A commentary by a Grade 10 music student at Oak Bay High School.
It has come to the attention of myself and many other students within the Greater Victoria school district that the proposed new budget could remove music classes (band, strings, choir and so on) from students below Grade 8.
I am a student in the music program. I believe that it is a fundamental part of the school system.
My first argument: Numerous studies say music impacts learning and learning environments in positive ways. Mental health is an important issue impacting many young adults and early teenagers, nine- to 14-year-olds.
Music has been a proven source to help with ADHD, learning disorders, focus and low grades. Any Google search will give multiple reliable sources saying exactly this.
So by cutting music, not only would an opportunity to extend students’ learning be removed, but also a source of learning support for many students would be lost.
I have benefited from participation in early strings as well as middle school bands and strings.
I have not benefited directly from the upper level administration, such as the school learning team, which has not been cut significantly, and has no tangible connection to students in schools. I hadn’t even heard of many of the administrative positions at the board level until I read about the budget cuts.
As someone with obssessive-compulsive disorder, I can say confidently that my success as a student in other areas of study including academics has benefited directly from the skills, mindset and joy French immersion and music have brought me.
My second argument: The community the music programs provide to middle schools as well as Grade 5 strings. In elementary and middle schools most students are very divided into English, French immersion, English language learners and late French.
Music creates an opportunity to bring people together in a new learning space, as well as help create more tolerance and understanding of each other.
Going to a band concert, or other events, together created greater communities and better environments within what can be a very toxic environment like middle school.
On the surface it might not look like music provides learning opportunities, but it definitely does. Music combines many different subjects such as history, math and social studies.
The district has been able to provide, at an early age, a path for many students from less lucky backgrounds to try an instrument, and maybe discover a passion. It has provided a program in which all students, no matter social or economic background, can have a chance to work together to create something.
Cutting these programs would create greater inequity between students who can never afford music and those who can afford an enriched music program from an early age.
People have discovered their passion, creativity, maybe even a career path through these programs. Sure, some only do band or strings for a year or less, and most don’t see it as a long-term pursuit.

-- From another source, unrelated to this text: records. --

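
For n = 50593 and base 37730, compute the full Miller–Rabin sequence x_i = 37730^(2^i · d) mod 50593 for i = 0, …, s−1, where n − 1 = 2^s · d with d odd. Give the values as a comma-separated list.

n − 1 = 50592 = 2^5 · 1581, so s = 5 and d = 1581.
x_0 = 37730^1581 mod 50593 = 46903.
x_1 = 46903^2 mod 50593 = 6583.
x_2 = 6583^2 mod 50593 = 28281.
x_3 = 28281^2 mod 50593 = 40817.
x_4 = 40817^2 mod 50593 = 50592.

46903, 6583, 28281, 40817, 50592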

But is the point of school not to provide opportunities and programs to explore freely? By taking away the programs from younger ages, the school board will sharply reduce the number of people who will join high school band programs and they will lose the opportunity to learn an instrument.
In the music program I could fuel my creativity, I could meet new people and I could have a reason to enjoy school. It gave me a reason to see my education as something worthwhile.
I hope that the greater community of Victoria pushes back and forces school trustees to stop these unconscionable cuts to music programs that are being proposed.